The Gulbenkian Theatre has hosted the world-renowned cellist and kora player, Tunde Jegede. By being one of the few composers in the world who has stepped in both Western and African music, Tunde Jegede’s music and perception of it forms a bridge where the two cultures meet. His musical performance becomes a journey to the listener, by capturing the most subtle and intrinsic feelings an individual carries within himself. His show in Canterbury has been based on the theme of travel and progression, the performance entitled New Worlds: Visions of a Traveller. As he himself stated at the beginning of the show, ‘the piece is actually the journey of two people.’ The act engages with the journey of two travellers, each different in time and space; that of the English writer D. H. Lawrence in Mexico and the other, of the Moroccan scholar Ibn Battuta in Medieval Africa.

Tunde Jegede, who switched between playing the kora and the cello, was accompanied by Rafael Guel who played the vihuela (an early Mexican guitar), the flute and percussion, and by Sunara Begum who danced to the music. The combination of these elements created a realistic experience which further invited the viewer to emerge into the stories of the travellers. The show was held in an area of the Gulbenkian café due to the insuficient ticket sale. The space was small, encased by curtains therefore giving the impression of a room. Despite the fact that the event was held in the café area, there were no noises which disturbed the performance and the proximity of the viewer to the performers alongside the projected images on the screen, create a more intimate and personal experience of the spectacle.

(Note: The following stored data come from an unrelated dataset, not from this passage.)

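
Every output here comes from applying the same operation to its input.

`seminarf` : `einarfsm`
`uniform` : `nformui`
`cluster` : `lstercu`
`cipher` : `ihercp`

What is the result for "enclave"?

nlaveec

Looking at the pairs, the operation is to move the first 2 characters to the end (rotate left by 2), then swap the first and last characters.
Starting from "enclave": after the first operation, "claveen"; after the second, "nlaveec".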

The first part of the show started with Rafael Guel, an excellent musician whose skill to play the vihuela and the percussion instruments, transported the viewer back in time. The pictures depiciting Mayan people and Mexican landscapes, alongside the music captured the most profound nuances of the Mayan culture. Guel mastered the instruments with such finesse that the versatility of the sounds created by one single instrument, had the ability to shift the mood entirely. He was soon joined by a covered figure surfacing from the crowd, Sunara Begum. A voice singing in the background accompained her movements as the images changed. She appeared to display a narrative of life, of women, harships and cheerfulness; her performance completely in sync with the background, almost as if she escaped from it. Tunde Jegede accompanied the two, with a most refreshing use of the cello. He managed to play the cello in such a way that it seemed surreal and impossible for the instrument to make such noises. It was subtle, deep, traditional and remarkably moving.

In the second part of the show, the kora was in the spotlight. This traditional african instrument with a multitude of strings, has an exceptional ability of producing sound. This part as well had a spiritual approach, with an intimate connection between space and sound. Tunde Jegede switched beteween the two instruments and for a few songs he has performed vocally as well. Again, he managed to surprised the crowd with a very raw, gutural and raspy voice of the cello. Guel accompanied him with the flute, producing an anthitesis between the soft, nostalgic sound of the flute with a rhythmical, almost warlike sound of the cello.

The three artists who commited themselves to a gargantuan task of substracting the essence from the sound, have fully managed to show the spiritual journeys of the two intellectuals. It was an absolute delight to watch them perform and I very much recommend this show. It has a unique position in how it was displayed and the structure of it, therefore I believe that even for those who wouldn't normally be interested in such events, it is a show worth seeing.